A Powerless Witness in ‘The Devil’s Double’

Latif Yahia held the peculiar and unenviable position of body double for Saddam Hussein’s son Uday in the late ’80s and early ’90s. When Uday called on his childhood classmate to perform this role, Latif was promised he would live a life of luxury, but of course, given Uday’s proclivities, it was also a life full of horrors, experiencing wealth and power, attending parties and public events, while serving as powerless witness to Uday’s unchecked, famously brutal rampaging.

This is the story chronicled by The Devil’s Double, a fictionalized version of Latif’s story, in which Dominic Cooper plays both a reasonable and reasonably frustrated version of Latif and the psychotic, loathsome Uday. Both parts seem simplified for starker contrast, achieved through a pair of excellent performances by Cooper, made possible by convincing special effects.

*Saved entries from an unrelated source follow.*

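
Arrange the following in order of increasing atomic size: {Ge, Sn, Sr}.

Ge is in period 4, group 14; Sr is in period 5, group 2; Sn is in period 5, group 14.
Across a period the added protons contract the valence shell; down a group each new principal shell makes the atom larger.
Neither a single period nor a single group — weigh both effects.
Sn > Ge: Sn sits below Ge in group 14, so the down-group effect alone puts Sn larger.
Sr > Sn: both are in period 5; the period trend gives Sr the larger value.
For reference (pm): Ge 121, Sr 185, Sn 140.
So from smallest to largest: Ge < Sn < Sr.

Ge, Sn, Sr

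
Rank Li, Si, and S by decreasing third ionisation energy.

Consider each +2 ion: Li²⁺ is already 1 electron into the core; Si²⁺ still has 2 valence electrons; S²⁺ still has 4 valence electrons.
Core electrons are held far more tightly than valence electrons, so Li tops the IE_3 order.
Valence configurations: Si²⁺ [Ne]3s², S²⁺ [Ne]3s²3p².
Tabulated IE_3 (kJ/mol): Li 11815, Si 3232, S 3357.
Overall IE_3 order: Si < S < Li.

Li, S, Si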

Still, as much as the plot has been modified for dramatic purposes, it remains weak as drama. Sometimes it feels caught between bravado and gravitas. The director, Lee Tamahori, has made several American thrillers (like Along Came a Spider and Die Another Day), following his 1994 breakout film, Once Were Warriors, and The Devil’s Double is rather like a thriller. It maintains a constant suspense over what monstrous acts Uday will commit, and how much more Latif can stand. At times, the movie feels like a corrective to anyone who would watch Scarface and glory in Tony Montana’s inhumanity.

This caution is part of the film’s narrative structure, which not only highlights the contrast between the protagonists, but also between Uday and all his victims. Indeed, Latif is one of many. The poster for Devil’s Double — an image of Cooper covered in shining gold — recalls gangster movies and gangsta culture, as do Uday’s excesses. He threatens, murders, and rapes, not in the pursuit of money or power, which he has, as Saddam Hussein’s son, but instead to indulge in a twisted kind of childishness (an aim that is its own display of power). Uday wants what he wants, and he wants it now. His tantrums are frequent and often deadly. Cooper, affecting a high-pitched snigger of a laugh and a hair-trigger temper, portrays Uday as a boy’s id grown into adult-sized desires and depravities.

Cooper’s Latif is something like an opposite to this, judging and calculating, his disgust standing in for ours. Seething and distraught, he’s also charismatic in ways that match and differ from Uday. But Latif is trapped with Uday for much of the movie, unable to rebel against his captor/employer (he turns down the job at first, only to spend time in solitary confinement and threatened with the death of his family until he relents).

As Latif gets stuck in Uday’s world, the movie, too, gets stuck observing their imbalanced relationship. Uday rants about his connection to Latif — he sounds like a cop-taunting serial killer when he complains that if his body double leaves, he’ll have no one to talk to — but the movie, perhaps not wanting to cast aspersions on its source, invents no actual bond between the two; it’s confined to Uday’s delusions and insanity. If Latif has any meaningful connection to Uday, any shared assumptions or similar background, beyond resemblance and what is forced at gunpoint, the movie keeps mum about them.

As Uday proclaims his “brotherly” love for Latif (and also reveals an interest in sex with drag queens), the movie makes sure we know Latif shares no such inclinations with his monstrous tormentor. That is, Latif becomes involved with Sarrab (Ludivine Sagnier), a young woman kept on hand by Uday who loathes him just as much as Latif does. Sarrab’s ambiguity — whether she cares for Latif or sees him as a possible means of escape or bargaining chip — gives the movie some pulpy intrigue that it otherwise lacks.

This melodrama aside, the movie also shows signs of docudrama. It cuts to news footage repeatedly, updating us on the timeline as the first Gulf War approaches and proceeds, with clips featuring George H.W. Bush, images of the Highway of Death, and burning oil wells. It’s a respectful move, but doesn’t do much for the film’s momentum, and for stretches The Devil’s Double slogs from atrocity to atrocity. This may be true to Latif’s experience, but it keeps the movie from saying much beyond, “Wow, Uday Hussein is dreadful.” We knew this much going in. Latif’s story is no doubt fascinating, and Cooper gives a terrific dual performance. But the movie is only middling.